Européens et Asiatiques s'inquiètent du retour de la faiblesse du dollar, qui devrait persister à court terme. La correction des déséquilibres commerciaux américains est en jeu. La vigueur actuelle de l'euro n'est pas encore alarmante.
L'évocation, dans la nuit de jeudi à vendredi, d'une remontée des taux d'intérêt directeurs par le président de la Fed, Ben Bernanke, aura permis un rebond du billet vert. Il risque cependant d'être temporaire. Au grand dam des Européens, qui, la semaine passée, dans le sillage de la réunion des ministres des Finances du G7, à Istanbul le 3 octobre, ont dénoncé l'affaiblissement du dollar. Ils ne sont pas les seuls puisque les banques centrales des pays asiatiques se sont portées au secours du dollar pour éviter une trop forte appréciation de leurs propres devises.

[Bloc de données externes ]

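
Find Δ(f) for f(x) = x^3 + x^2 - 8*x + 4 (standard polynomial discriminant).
Δ = 1088

For x^3 + a x^2 + b x + c the discriminant is Δ = 18 a b c - 4 a^3 c + a^2 b^2 - 4 b^3 - 27 c^2.
Plug a = 1, b = -8, c = 4:
  18*(1)*(-8)*(4) - 4*(1)^3*(4) + (1)^2*(-8)^2 - 4*(-8)^3 - 27*(4)^2
  = -576 + (-16) + 64 + (2048) + (-432)
  = 1088.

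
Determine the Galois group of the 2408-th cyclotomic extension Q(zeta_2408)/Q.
|Gal(Q(zeta_2408)/Q)| = phi(2408) = 1008; group ≅ (Z/2408Z)^* ≅ Z/2Z × Z/2Z × Z/6Z × Z/42Z

The n-th cyclotomic polynomial Φ_2408(x) is the minimal polynomial of zeta_2408 over Q and has degree phi(2408) = 1008. So Q(zeta_2408) is a degree-1008 Galois extension with Galois group (Z/2408Z)^*. By CRT, (Z/2408Z)^* ≅ (Z/8Z)^* × (Z/7Z)^* × (Z/43Z)^*. Each prime-power unit group is (Z/8Z)^* ≅ Z/2Z × Z/2Z; (Z/7Z)^* ≅ Z/6Z; (Z/43Z)^* ≅ Z/42Z. Hence Gal(Q(zeta_2408)/Q) ≅ Z/2Z × Z/2Z × Z/6Z × Z/42Z.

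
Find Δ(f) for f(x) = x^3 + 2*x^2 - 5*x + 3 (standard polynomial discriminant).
Δ = -279

For x^3 + a x^2 + b x + c the discriminant is Δ = 18 a b c - 4 a^3 c + a^2 b^2 - 4 b^3 - 27 c^2.
Plug a = 2, b = -5, c = 3:
  18*(2)*(-5)*(3) - 4*(2)^3*(3) + (2)^2*(-5)^2 - 4*(-5)^3 - 27*(3)^2
  = -540 + (-96) + 100 + (500) + (-243)
  = -279.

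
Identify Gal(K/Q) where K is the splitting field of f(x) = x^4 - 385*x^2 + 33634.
Gal(K/Q) = V_4 (Klein four-group, Z/2Z × Z/2Z)

f factors as (x^2 - 134)(x^2 - 251), so the splitting field is K = Q(sqrt(134), sqrt(251)). The elements 134, 251, 33634 are all non-squares in Q, so sqrt(134) and sqrt(251) generate independent quadratic extensions. Thus [K:Q] = 4 and Gal(K/Q) is generated by the two order-2 automorphisms sqrt(134) ↦ -sqrt(134) and sqrt(251) ↦ -sqrt(251), giving V_4.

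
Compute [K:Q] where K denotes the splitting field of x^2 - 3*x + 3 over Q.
[K:Q] = 2

The discriminant of x^2 + (-3)*x + (3) is b^2 - 4c = 9 - (12) = -3. Since -3 is not a perfect square in Q, the polynomial is irreducible over Q. Its two roots generate a degree-2 extension, so [K:Q] = 2.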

Pourtant, ces évolutions de change n'ont rien de surprenant mesurées à l'aune des stratégies économiques des différentes nations et de la conjoncture. Alors que la fin de la récession mondiale se profile, les investisseurs ont retrouvé un appétit certain pour le risque, vendant de ce fait le dollar pour se porter sur des devises plus rémunératrices. La baisse du billet vert s'explique en partie par cette nouvelle configuration des marchés.

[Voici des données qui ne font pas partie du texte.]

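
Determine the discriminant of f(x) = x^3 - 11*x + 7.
Δ = 4001

For a depressed cubic x^3 + p x + q the discriminant is Δ = -4 p^3 - 27 q^2 = -4*(-11)^3 - 27*(7)^2 = 5324 - 1323 = 4001.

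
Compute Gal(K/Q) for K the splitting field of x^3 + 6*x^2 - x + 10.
Gal(K/Q) = S_3 (symmetric group of order 6)

Compute the discriminant of x^3 + (6)*x^2 + (-1)*x + (10): Δ = -12380. Since Δ is not a rational square, the Galois group is not contained in A_3; it must be the full S_3 (irreducibility of the cubic rules out anything smaller).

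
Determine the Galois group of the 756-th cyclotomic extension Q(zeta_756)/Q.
|Gal(Q(zeta_756)/Q)| = phi(756) = 216; group ≅ (Z/756Z)^* ≅ Z/2Z × Z/6Z × Z/18Z

The n-th cyclotomic polynomial Φ_756(x) is the minimal polynomial of zeta_756 over Q and has degree phi(756) = 216. So Q(zeta_756) is a degree-216 Galois extension with Galois group (Z/756Z)^*. By CRT, (Z/756Z)^* ≅ (Z/4Z)^* × (Z/27Z)^* × (Z/7Z)^*. Each prime-power unit group is (Z/4Z)^* ≅ Z/2Z; (Z/27Z)^* ≅ Z/18Z; (Z/7Z)^* ≅ Z/6Z. Hence Gal(Q(zeta_756)/Q) ≅ Z/2Z × Z/6Z × Z/18Z.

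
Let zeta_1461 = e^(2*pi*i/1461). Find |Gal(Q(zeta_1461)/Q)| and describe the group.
|Gal(Q(zeta_1461)/Q)| = phi(1461) = 972; group ≅ (Z/1461Z)^* ≅ Z/2Z × Z/486Z

The n-th cyclotomic polynomial Φ_1461(x) is the minimal polynomial of zeta_1461 over Q and has degree phi(1461) = 972. So Q(zeta_1461) is a degree-972 Galois extension with Galois group (Z/1461Z)^*. By CRT, (Z/1461Z)^* ≅ (Z/3Z)^* × (Z/487Z)^*. Each prime-power unit group is (Z/3Z)^* ≅ Z/2Z; (Z/487Z)^* ≅ Z/486Z. Hence Gal(Q(zeta_1461)/Q) ≅ Z/2Z × Z/486Z.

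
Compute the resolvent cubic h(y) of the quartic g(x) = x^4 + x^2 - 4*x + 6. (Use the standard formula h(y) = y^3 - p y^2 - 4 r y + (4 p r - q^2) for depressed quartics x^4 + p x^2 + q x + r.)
h(y) = y^3 - y^2 - 24*y + 8

Identify coefficients: p = 1, q = -4, r = 6.
Plug into h(y) = y^3 - p y^2 - 4 r y + (4 p r - q^2):
  h(y) = y^3 - (1) y^2 - 4*(6) y + (4*(1)*(6) - (-4)^2)
       = y^3 + (-1) y^2 + (-24) y + (8).
Simplifying: h(y) = y^3 - y^2 - 24*y + 8.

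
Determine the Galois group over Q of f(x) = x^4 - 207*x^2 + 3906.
Gal(K/Q) = V_4 (Klein four-group, Z/2Z × Z/2Z)

f factors as (x^2 - 186)(x^2 - 21), so the splitting field is K = Q(sqrt(186), sqrt(21)). The elements 186, 21, 3906 are all non-squares in Q, so sqrt(186) and sqrt(21) generate independent quadratic extensions. Thus [K:Q] = 4 and Gal(K/Q) is generated by the two order-2 automorphisms sqrt(186) ↦ -sqrt(186) and sqrt(21) ↦ -sqrt(21), giving V_4.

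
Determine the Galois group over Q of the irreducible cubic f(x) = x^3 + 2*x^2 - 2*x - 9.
Gal(K/Q) = S_3 (symmetric group of order 6)

Compute the discriminant of x^3 + (2)*x^2 + (-2)*x + (-9): Δ = -1203. Since Δ is not a rational square, the Galois group is not contained in A_3; it must be the full S_3 (irreducibility of the cubic rules out anything smaller).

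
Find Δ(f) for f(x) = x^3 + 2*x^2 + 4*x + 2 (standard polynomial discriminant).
Δ = -76

For x^3 + a x^2 + b x + c the discriminant is Δ = 18 a b c - 4 a^3 c + a^2 b^2 - 4 b^3 - 27 c^2.
Plug a = 2, b = 4, c = 2:
  18*(2)*(4)*(2) - 4*(2)^3*(2) + (2)^2*(4)^2 - 4*(4)^3 - 27*(2)^2
  = 288 + (-64) + 64 + (-256) + (-108)
  = -76.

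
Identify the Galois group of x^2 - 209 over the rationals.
Gal(K/Q) = Z/2Z (cyclic of order 2)

x^2 - 209 is irreducible over Q since 209 is not a rational square. The splitting field Q(sqrt(209)) has degree 2 over Q, and its unique nontrivial automorphism is sqrt(209) ↦ -sqrt(209). Hence Gal(Q(sqrt(209))/Q) = Z/2Z.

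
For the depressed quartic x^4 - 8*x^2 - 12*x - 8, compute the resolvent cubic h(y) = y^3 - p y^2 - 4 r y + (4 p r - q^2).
h(y) = y^3 + 8*y^2 + 32*y + 112

Identify coefficients: p = -8, q = -12, r = -8.
Plug into h(y) = y^3 - p y^2 - 4 r y + (4 p r - q^2):
  h(y) = y^3 - (-8) y^2 - 4*(-8) y + (4*(-8)*(-8) - (-12)^2)
       = y^3 + (8) y^2 + (32) y + (112).
Simplifying: h(y) = y^3 + 8*y^2 + 32*y + 112.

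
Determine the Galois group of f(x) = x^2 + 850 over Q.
Gal(K/Q) = Z/2Z (cyclic of order 2)

x^2 + 850 is irreducible over Q since -850 is not a rational square. The splitting field Q(sqrt(-850)) has degree 2 over Q, and its unique nontrivial automorphism is sqrt(-850) ↦ -sqrt(-850). Hence Gal(Q(sqrt(-850))/Q) = Z/2Z.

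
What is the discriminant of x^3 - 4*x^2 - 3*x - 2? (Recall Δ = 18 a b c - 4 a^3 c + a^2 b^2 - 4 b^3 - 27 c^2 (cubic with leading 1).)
Δ = -800

For x^3 + a x^2 + b x + c the discriminant is Δ = 18 a b c - 4 a^3 c + a^2 b^2 - 4 b^3 - 27 c^2.
Plug a = -4, b = -3, c = -2:
  18*(-4)*(-3)*(-2) - 4*(-4)^3*(-2) + (-4)^2*(-3)^2 - 4*(-3)^3 - 27*(-2)^2
  = -432 + (-512) + 144 + (108) + (-108)
  = -800.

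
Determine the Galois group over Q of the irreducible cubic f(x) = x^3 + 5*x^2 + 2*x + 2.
Gal(K/Q) = S_3 (symmetric group of order 6)

Compute the discriminant of x^3 + (5)*x^2 + (2)*x + (2): Δ = -680. Since Δ is not a rational square, the Galois group is not contained in A_3; it must be the full S_3 (irreducibility of the cubic rules out anything smaller).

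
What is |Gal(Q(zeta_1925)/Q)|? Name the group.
|Gal(Q(zeta_1925)/Q)| = phi(1925) = 1200; group ≅ (Z/1925Z)^* ≅ Z/6Z × Z/10Z × Z/20Z

The n-th cyclotomic polynomial Φ_1925(x) is the minimal polynomial of zeta_1925 over Q and has degree phi(1925) = 1200. So Q(zeta_1925) is a degree-1200 Galois extension with Galois group (Z/1925Z)^*. By CRT, (Z/1925Z)^* ≅ (Z/25Z)^* × (Z/7Z)^* × (Z/11Z)^*. Each prime-power unit group is (Z/25Z)^* ≅ Z/20Z; (Z/7Z)^* ≅ Z/6Z; (Z/11Z)^* ≅ Z/10Z. Hence Gal(Q(zeta_1925)/Q) ≅ Z/6Z × Z/10Z × Z/20Z.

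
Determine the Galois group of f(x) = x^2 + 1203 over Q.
Gal(K/Q) = Z/2Z (cyclic of order 2)

x^2 + 1203 is irreducible over Q since -1203 is not a rational square. The splitting field Q(sqrt(-1203)) has degree 2 over Q, and its unique nontrivial automorphism is sqrt(-1203) ↦ -sqrt(-1203). Hence Gal(Q(sqrt(-1203))/Q) = Z/2Z.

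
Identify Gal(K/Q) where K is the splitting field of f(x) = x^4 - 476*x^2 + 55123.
Gal(K/Q) = V_4 (Klein four-group, Z/2Z × Z/2Z)

f factors as (x^2 - 199)(x^2 - 277), so the splitting field is K = Q(sqrt(199), sqrt(277)). The elements 199, 277, 55123 are all non-squares in Q, so sqrt(199) and sqrt(277) generate independent quadratic extensions. Thus [K:Q] = 4 and Gal(K/Q) is generated by the two order-2 automorphisms sqrt(199) ↦ -sqrt(199) and sqrt(277) ↦ -sqrt(277), giving V_4.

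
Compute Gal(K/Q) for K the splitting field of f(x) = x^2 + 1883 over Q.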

Réduire les excédents asiatiques
Sur un plan plus conjoncturel, la crise a remis en cause le modèle de croissance mondiale en place jusqu'ici. Le schéma voulant qu'un pays - les Etats-Unis - absorbe les exportations des pays d'Asie - en particulier de la Chine - n'est plus soutenable. D'autres relais de croissance doivent voir le jour. La Chine est particulièrement visée. Non seulement, les ministres des Finances du G7 ne cessent d'appeler à une réévaluation du yuan, qui reste « collé » au dollar depuis juillet 2008, mais ils souhaitent que la demande intérieure chinoise prenne en partie le relais du consommateur américain. Le Japon et les pays européens sont également appelés à dynamiser leur consommation. Le but est simple : réduire les excédents asiatiques en même temps que le déficit américain. Dans ce cadre, la baisse du dollar arrange plutôt les affaires des exportateurs américains même si elle ne saurait à elle seule résorber le déficit commercial américain.
Elle ne fait pas l'affaire des leaders politiques, européens ou asiatiques. Pour les Asiatiques, le souvenir de la crise de 1998 et ses effets dévastateurs sur leurs économies reste vivace. La stratégie visant à constituer un matelas de sécurité de réserves de change via une balance commerciale excédentaire reste d'actualité. La Chine, de son côté, s'est engagée à dynamiser sa demande intérieure sans céder sur la réévaluation du yuan, qui restera étroitement lié au billet vert. Au grand dam des Européens.
En effet, dans ce jeu de rééquilibrage, l'Europe ne compte pas. La raison : sa balance des comptes courante est plus ou moins à l'équilibre. Et la performance commerciale d'une Allemagne, championne du monde de l'exportation malgré le renchérissement de la monnaie unique, tend à prouver que les mouvements de change n'exercent pas autant d'influence que cela sur les exportations. L'un des gouverneurs de banque centrale du G7, européen, présent à Istanbul, assène même qu'il n'existe « aucune relation directe entre la baisse du dollar et une hausse des exportations américaines ». La vigueur actuelle de l'euro n'est pas encore alarmante. A l'Europe de dynamiser son potentiel de croissance, entend-on dire au sein des instances internationales. « Au lieu de se préoccuper de leur devise, les Européens auraient mieux fait de mettre réellement en place la stratégie de Lisbonne, qui visait à faire de l'Europe la zone la plus compétitive au monde d'ici à 2010 », remarquait un haut fonctionnaire du Fonds monétaire international à Istanbul.
Il n'en demeure pas moins que les ministres des Finances du G7 veulent à tout prix éviter un effondrement du billet vert. Son coût en serait trop important pour la Chine et le Japon principalement, leurs énormes réserves de change étant majoritairement investies en bons du Trésor américain. Non seulement un effondrement du dollar aboutirait à des pertes de change mais la remontée consécutive des taux d'intérêt servis par le Trésor américain pour attirer les capitaux étrangers aboutirait, elle, à des pertes en capital pour les deux pays. Si tel devait être le cas, guerre des changes et guerre commerciale en seraient la résultante.